The tanks of the French 3rd Republic have become an unfortunate mascot of doctrinal stagnation. While the lessons of the Blitzkrieg are well taken, few note the incredible amount of time, the 25 years between the invention of the tank and WWII, during which tacticians could have developed new tactics. The real crime wasn’t ignoring the border with Belgium, it was ignoring technological developments for so long. By 1939, the Blitzkrieg concept should have been understood, countered, and re-developed by all sides. Tacticians must strive to provide their weapons with new tactics. Nextics, a combination of “next” and “tactics” is the development beyond that cutting edge: the weapons of tomorrow countered by the tactics of the day after. Drone swarms are a technology that, with a potential to be a near-term reality, we should prepare to counter as well as use.
The U.S. does not have a monopoly on the use of autonomous drone groups; a technology like drones using primarily open-source commercial and academic sources will soon be available to our competitors. Our technological advantage, experience, and know-how can keep us on the cutting edge, but we should be prepared to counter our own innovation before it is even brought into the field.
Traditional countermeasures will not work against drone swarms. Kinetic interceptors such as missiles and 20mm CIWS are designed to intercept single targets and groups of limited size. Drone swarms, numbering from dozens to hundreds of individual units, would overwhelm any kinetic system when attacking ships and aircraft. Typical chaff and electronic countermeasures will have difficulty countering drones using optical or infrared systems that recognize platform shapes, and chaff would not linger long enough to out-last a large drone cloud. The best countermeasure for a large formation of small, agile units is a weapon we have long left behind.
Flak cannons and other aerial saturation systems are the day after’s countermeasures against the weapons of tomorrow. In the 1990s, Oerlikon designed the Millennium Gun, a close-in weapon system designed to intercept missiles with a shotgun-style area-effect blast. Such a system is a model for future drone-swarm countermeasure systems. Larger aircraft with the ball-turret style weapons of old could be deployed to protect high value units, or even drone swarms themselves from their opponent swarms.

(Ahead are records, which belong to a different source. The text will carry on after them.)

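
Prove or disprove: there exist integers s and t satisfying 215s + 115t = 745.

s = 4, t = -1

Every value of 215s + 115t is a multiple of gcd(215, 115) = 5; since 5 ∣ 745, solutions exist.
Dividing through by 5 reduces the equation to 43s + 23t = 149.
Euclidean algorithm: 43 = 1·23 + 20, 23 = 1·20 + 3, 20 = 6·3 + 2, 3 = 1·2 + 1, 2 = 2·1 + 0.
Back-substituting, 1 = 3 − 1·2 = 3 − (20 − 6·3) = −20 + 7·3 = −20 + 7·(23 − 1·20) = 7·23 − 8·20 = 7·23 − 8·(43 − 1·23) = −8·43 + 15·23; that is, 43·(-8) + 23·15 = 1.
Multiplying through by 149: s = (-8)·149 = -1192, t = 15·149 = 2235 is a solution.
The general solution is s = -1192 + 23k, t = 2235 − 43k; taking k = 52 gives the smaller pair s = 4, t = -1.
Indeed 215·4 + 115·(-1) = 860 − 115 = 745.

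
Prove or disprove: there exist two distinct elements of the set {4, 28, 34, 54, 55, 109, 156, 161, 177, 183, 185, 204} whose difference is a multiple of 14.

Residues mod 14: 4↦4, 28↦0, 34↦6, 54↦12, 55↦13, 109↦11, 156↦2, 161↦7, 177↦9, 183↦1, 185↦3, 204↦8.
No residue repeats among the 12 elements, so no pair has difference ≡ 0 (mod 14).

No such pair exists.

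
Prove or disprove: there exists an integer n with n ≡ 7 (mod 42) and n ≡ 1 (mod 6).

gcd(42, 6) = 6. A simultaneous solution exists iff 7 ≡ 1 (mod 6); here 7 mod 6 = 1 = 1 mod 6, so it does.
The smallest candidate n = 7 works directly: 7 ≡ 1 (mod 6).
Check: 7 mod 42 = 7, 7 mod 6 = 1. ✓

n = 7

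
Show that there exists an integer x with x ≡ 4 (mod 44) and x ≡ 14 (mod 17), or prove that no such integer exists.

The moduli 44 and 17 are coprime, so by the Chinese Remainder Theorem a unique solution modulo 748 exists.
Write x = 4 + 44t and require 4 + 44t ≡ 14 (mod 17), i.e. 44t ≡ 10 (mod 17).
44 ≡ 10 (mod 17), so this reads 10t ≡ 10 (mod 17). Note 10·12 = 120 ≡ 1 (mod 17) (as 120 − 1 = 7·17), so 10⁻¹ ≡ 12.
Multiplying by 12: t ≡ 12·10 = 120 ≡ 1 (mod 17).
With t = 1: x = 4 + 44·1 = 48.
Indeed 48 ≡ 4 (mod 44) and 48 ≡ 14 (mod 17).

x = 48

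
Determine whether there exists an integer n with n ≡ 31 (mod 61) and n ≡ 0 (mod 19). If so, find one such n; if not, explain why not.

gcd(61, 19) = 1, so the Chinese Remainder Theorem guarantees exactly one residue class mod 1159 satisfying both.
Write n = 31 + 61t and require 31 + 61t ≡ 0 (mod 19), i.e. 61t ≡ 7 (mod 19).
61 ≡ 4 (mod 19), so this reads 4t ≡ 7 (mod 19). Invert 4 mod 19 by the Euclidean algorithm: 19 = 4·4 + 3, 4 = 1·3 + 1, 3 = 3·1 + 0; back-substituting, 1 = 4 − 1·3 = 4 − (19 − 4·4) = −19 + 5·4. Hence 4·5 ≡ 1, so 4⁻¹ ≡ 5 (mod 19).
Multiplying by 5: t ≡ 5·7 = 35 ≡ 16 (mod 19).
With t = 16: n = 31 + 61·16 = 1007.
Verify: 1007 = 16·61 + 31 and 1007 = 53·19 + 0. ✓

n = 1007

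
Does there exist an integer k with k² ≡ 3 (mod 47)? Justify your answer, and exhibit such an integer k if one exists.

k = 12

Take k = 12. Then 12² = 144 = 3·47 + 3, so 12² ≡ 3 (mod 47).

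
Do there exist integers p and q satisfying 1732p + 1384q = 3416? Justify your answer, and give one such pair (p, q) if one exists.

Every value of 1732p + 1384q is a multiple of gcd(1732, 1384) = 4; since 4 ∣ 3416, solutions exist.
Dividing through by 4 reduces the equation to 433p + 346q = 854.
Euclidean algorithm: 433 = 1·346 + 87, 346 = 3·87 + 85, 87 = 1·85 + 2, 85 = 42·2 + 1, 2 = 2·1 + 0.
Back-substituting, 1 = 85 − 42·2 = 85 − 42·(87 − 1·85) = −42·87 + 43·85 = −42·87 + 43·(346 − 3·87) = 43·346 − 171·87 = 43·346 − 171·(433 − 1·346) = −171·433 + 214·346; that is, 433·(-171) + 346·214 = 1.
Scaling by 854 gives the particular solution (p, q) = (-146034, 182756).
Adding 423·346 to p and subtracting 423·433 from q gives the tidier solution (324, -403).
Check: 1732·324 + 1384·(-403) = 561168 − 557752 = 3416. ✓

p = 324, q = -403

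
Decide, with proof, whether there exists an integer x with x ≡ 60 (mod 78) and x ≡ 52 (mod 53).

Since 78 and 53 share no common factor, CRT says the pair of congruences has a solution (unique mod 4134).
Any solution of the first congruence is x = 60 + 78t; substituting into the second, 78t ≡ 52 − 60 ≡ 45 (mod 53).
78 ≡ 25 (mod 53), so this reads 25t ≡ 45 (mod 53). Note 25·17 = 425 ≡ 1 (mod 53) (as 425 − 1 = 8·53), so 25⁻¹ ≡ 17.
Therefore t ≡ 17·45 = 765 ≡ 23 (mod 53).
Taking t = 23 gives x = 60 + 78·23 = 1854.
Check: 1854 mod 78 = 60, 1854 mod 53 = 52. ✓

x = 1854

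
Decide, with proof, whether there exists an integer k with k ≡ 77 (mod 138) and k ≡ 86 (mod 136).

Both moduli are multiples of 2 = gcd(138, 136), so any solution would satisfy k ≡ 77 and k ≡ 86 modulo 2 simultaneously.
These are incompatible: 77 − 86 = -9 is not divisible by 2.
Therefore no such k exists.

There is no such integer.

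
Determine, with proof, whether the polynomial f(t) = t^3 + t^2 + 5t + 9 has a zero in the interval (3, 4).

Evaluate at the endpoints: f(3) = 60, f(4) = 109 — same sign (positive).
The derivative f'(t) = 3t^2 + 2t + 5 is a quadratic with discriminant 2² − 4·3·5 = -56 < 0; it never vanishes, so it is always positive (sign of the leading coefficient).
Hence f is strictly increasing on ℝ, and in particular on [3, 4]. A strictly monotone function with same-sign endpoint values stays positive on the whole interval, so f has no zero in (3, 4).

No such root exists.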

On land, soldiers could use a modified Trophy system to defend themselves from drones designed to combat men and vehicles. “Going stupid” saves on vital space that would be required for higher-level processors and detectors designed to combat individual miniature drones.

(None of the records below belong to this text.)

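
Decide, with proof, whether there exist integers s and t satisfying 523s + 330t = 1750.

523 and 330 are coprime, so 523s + 330t ranges over all of ℤ.
Dividing repeatedly: 523 = 1·330 + 193, 330 = 1·193 + 137, 193 = 1·137 + 56, 137 = 2·56 + 25, 56 = 2·25 + 6, 25 = 4·6 + 1, 6 = 6·1 + 0.
Working back up the chain: 1 = 25 − 4·6 = 25 − 4·(56 − 2·25) = −4·56 + 9·25 = −4·56 + 9·(137 − 2·56) = 9·137 − 22·56 = 9·137 − 22·(193 − 1·137) = −22·193 + 31·137 = −22·193 + 31·(330 − 1·193) = 31·330 − 53·193 = 31·330 − 53·(523 − 1·330) = −53·523 + 84·330. So 523·(-53) + 330·84 = 1.
Multiplying through by 1750: s = (-53)·1750 = -92750, t = 84·1750 = 147000 is a solution.
The general solution is s = -92750 + 330k, t = 147000 − 523k; taking k = 282 gives the smaller pair s = 310, t = -486.
Indeed 523·310 + 330·(-486) = 162130 − 160380 = 1750.

s = 310, t = -486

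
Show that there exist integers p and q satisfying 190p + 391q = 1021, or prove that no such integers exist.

p = 312, q = -149

190 and 391 are coprime, so 190p + 391q ranges over all of ℤ.
Dividing repeatedly: 391 = 2·190 + 11, 190 = 17·11 + 3, 11 = 3·3 + 2, 3 = 1·2 + 1, 2 = 2·1 + 0.
Unwinding: 1 = 3 − 1·2 = 3 − (11 − 3·3) = −11 + 4·3 = −11 + 4·(190 − 17·11) = 4·190 − 69·11 = 4·190 − 69·(391 − 2·190) = −69·391 + 142·190, i.e. 190·142 + 391·(-69) = 1.
Multiplying through by 1021: p = 142·1021 = 144982, q = (-69)·1021 = -70449 is a solution.
The general solution is p = 144982 + 391k, q = -70449 − 190k; taking k = -370 gives the smaller pair p = 312, q = -149.
Indeed 190·312 + 391·(-149) = 59280 − 58259 = 1021.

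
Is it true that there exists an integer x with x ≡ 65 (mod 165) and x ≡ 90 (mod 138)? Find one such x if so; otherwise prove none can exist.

gcd(165, 138) = 3. If x ≡ 65 (mod 165) and x ≡ 90 (mod 138), then x ≡ 65 (mod 3) and x ≡ 90 (mod 3).
These are incompatible: 65 − 90 = -25 is not divisible by 3.
Hence the system has no solution.

No such integer exists.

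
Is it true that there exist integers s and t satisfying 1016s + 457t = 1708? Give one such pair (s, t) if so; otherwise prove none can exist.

s = 187, t = -412

Since gcd(1016, 457) = 1, every integer is an integer combination of 1016 and 457.
Euclidean algorithm: 1016 = 2·457 + 102, 457 = 4·102 + 49, 102 = 2·49 + 4, 49 = 12·4 + 1, 4 = 4·1 + 0.
Unwinding: 1 = 49 − 12·4 = 49 − 12·(102 − 2·49) = −12·102 + 25·49 = −12·102 + 25·(457 − 4·102) = 25·457 − 112·102 = 25·457 − 112·(1016 − 2·457) = −112·1016 + 249·457, i.e. 1016·(-112) + 457·249 = 1.
Times 1708: 1016·(-191296) + 457·425292 = 1708, so (-191296, 425292) solves it.
The general solution is s = -191296 + 457k, t = 425292 − 1016k; taking k = 419 gives the smaller pair s = 187, t = -412.
Indeed 1016·187 + 457·(-412) = 189992 − 188284 = 1708.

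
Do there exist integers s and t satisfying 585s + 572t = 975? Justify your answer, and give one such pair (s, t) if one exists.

s = 31, t = -30

Every value of 585s + 572t is a multiple of gcd(585, 572) = 13; since 13 ∣ 975, solutions exist.
Dividing through by 13 reduces the equation to 45s + 44t = 75.
Run the Euclidean algorithm on 45 and 44: 45 = 1·44 + 1, 44 = 44·1 + 0.
Back-substituting, 1 = 45 − 1·44; that is, 45·1 + 44·(-1) = 1.
Scaling by 75 gives the particular solution (s, t) = (75, -75).
Subtracting 1·44 from s and adding 1·45 to t gives the tidier solution (31, -30).
Check: 585·31 + 572·(-30) = 18135 − 17160 = 975. ✓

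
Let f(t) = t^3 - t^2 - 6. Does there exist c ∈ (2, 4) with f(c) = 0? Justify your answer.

Yes, f has a root in the interval.

f(2) = -2 and f(4) = 42, which have opposite signs.
f is continuous everywhere (it is a polynomial), in particular on [2, 4].
The Intermediate Value Theorem then guarantees some c ∈ (2, 4) with f(c) = 0.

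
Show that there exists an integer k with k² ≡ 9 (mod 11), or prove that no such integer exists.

k = 8

Take k = 8. Then 8² = 64 = 5·11 + 9, so 8² ≡ 9 (mod 11).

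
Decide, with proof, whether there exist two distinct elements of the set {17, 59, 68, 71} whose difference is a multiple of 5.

Reduce each element modulo 5: 17↦2, 59↦4, 68↦3, 71↦1.
All 4 residues are distinct, so no two elements differ by a multiple of 5.

No, no such pair exists.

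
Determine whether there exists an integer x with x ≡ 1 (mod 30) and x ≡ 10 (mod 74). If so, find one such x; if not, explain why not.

Reduce both congruences modulo 2, which divides 30 and 74: they say x ≡ 1 (mod 2) and x ≡ 10 (mod 2).
However 1 ≡ 1 and 10 ≡ 0 (mod 2), and 1 ≠ 0.
Therefore no such x exists.

No, no such integer exists.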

The urge to fight fire with fire is a strong one. Newer and better technologies are available to help us over-think problems. The coming age of automated warfare has us obsessed with hacking, spoofing, and otherwise electronic befuddlement. However, Gordian’s technological Knot does not always require complicated detection systems, guided weapons, or coded backdoors. On occasion, a really big Mossberg 500 will do.
Matt Hipple is a surface warfare officer in the U.S. Navy. The opinions and views expressed in this post are his alone and are presented in his personal capacity. They do not necessarily represent the views of U.S. Department of Defense or the U.S. Navy.
Good post and good thinking.
MGen Hanfen USMC discusses a flak concept in his Dec 2011 USNI Proceedings article, “At the Point of Inflection.” While we tend to remember the power of carrier aviation, we overlook the fact that US surface ships became loaded down with small guns that mitigated the effects of aerial attack signficantly. A quantity of lead in the air has a quality all its own when trying to intercept.
And VT (radar) fuses increased the effectiveness of 3 and 5 inch projectiles by a factor of ten.